Located in the heart of the nation’s capital, the Department of Chemical Engineering at Howard University was established in 1969.

We offer the Bachelor of Science in Chemical Engineering (BSChE) and Master of Science in Chemical Engineering (MSChE) degree programs. The BSChE degree program provides students with a strong foundation, preparing program graduates for entry into all areas of chemical engineering practice or for the pursuit of advanced degrees in chemical engineering and other disciplines.

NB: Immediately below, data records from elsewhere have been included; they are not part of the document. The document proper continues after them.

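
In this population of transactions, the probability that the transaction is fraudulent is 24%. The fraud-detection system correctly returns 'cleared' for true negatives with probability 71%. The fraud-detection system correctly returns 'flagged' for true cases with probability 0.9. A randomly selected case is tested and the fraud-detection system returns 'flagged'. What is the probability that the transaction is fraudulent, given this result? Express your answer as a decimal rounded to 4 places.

Write H for 'the transaction is fraudulent'. Prior odds H:¬H = 0.24/0.76 = 0.31579. For the 'flagged' outcome, the likelihood ratio is 0.9/0.29 = 3.1034.
Posterior odds = 0.31579 × 3.1034 = 0.98004, so P(H|E) = 0.98004/(1+0.98004) = 0.4950.

P(H | E) ≈ 0.4950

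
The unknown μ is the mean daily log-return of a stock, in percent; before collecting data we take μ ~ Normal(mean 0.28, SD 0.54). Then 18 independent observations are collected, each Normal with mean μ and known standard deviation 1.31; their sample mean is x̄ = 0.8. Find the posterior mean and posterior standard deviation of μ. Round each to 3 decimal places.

Prior precision 1/τ₀² = 1/0.54² = 3.42936; data precision n/σ² = 18/1.31² = 10.4889.
Posterior precision = 3.42936 + 10.4889 = 13.9183, giving posterior SD = 1/√13.9183 = 0.268.
Posterior mean = (3.42936·0.28 + 10.4889·0.8) / 13.9183 = 0.672.

Posterior mean ≈ 0.672; posterior SD ≈ 0.268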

Chemical engineering is a rigorous study of the transformation of materials and energy from one form to another in manufacturing practical products. To achieve this objective, chemical engineers need a strong foundation in mathematics and science, particularly chemistry. Chemical engineers are involved in the manufacturing of products that we use regularly, such as consumer products (toothpaste, soap, shampoo, cosmetics, plastics, etc.), petrochemicals (gasoline, lubricants), and chemicals (fertilizers, cleaning solutions, etc.).

Chemical engineers are generally regarded as versatile problem-solvers; chemical engineering is also referred to as universal engineering.

Working in consultation with other engineers and scientists, chemical engineers define problems, determine objectives, and plan and conduct research to design, develop, digitize and control the processes. Chemical engineers are also essential to industries such as pharmaceutical, pulp and paper, healthcare, food processing, environmental, electronic and advanced materials. With a background in chemical engineering, one can also specialize in other professional fields such as medicine, business, finance and law.

Some specific examples of how chemical engineers contribute to the advancement of society include the development of new affordable drugs; the development of improved fertilizers to support sustainable farming practices; the development of renewable energy sources; the creation of safer and more efficient methods of refining petroleum products to produce energy; and new developments in pollution control and environmental remediation.